There’s enough of a resemblance between lovable sad-sack Ralph and Reilly, and smirkingly goofy Vanellope and Silverman, that the characters seem to have been written and designed specifically for them to play. Ditto Lynch as the centerfold-buff but easily recognizable Sergeant Calhoun, and McBrayer as the country-boy wholesome Felix.

“Wreck-It Ralph” is so interesting, unusual and packed with clever details that it’s hard to believe this Disney delight isn’t a Pixar production.
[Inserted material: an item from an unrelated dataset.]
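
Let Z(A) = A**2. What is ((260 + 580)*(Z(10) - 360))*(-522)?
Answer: 114004800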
It seems to have been switched at birth this year with Disney-subsidiary Pixar’s more traditional and princess-centered “Brave.”

In addition to original games and character names, “Wreck-It Ralph” features cameos from several real-world arcade classics such a Q*Bert (who speaks in punctuation-mark gibberish) and Pac-Man (whom Ralph amusingly refers to as a “cherry-chasing dot muncher”).

The movie is preceded by a sweetly romantic short called “Paperman” about a love-at-first-sight office worker who uses paper airplanes to get the attention of his dream girl. Wordless, mostly black-and-white and with a hand-drawn look, it packs a surprisingly emotional wallop and has an excellent score by Christophe Beck.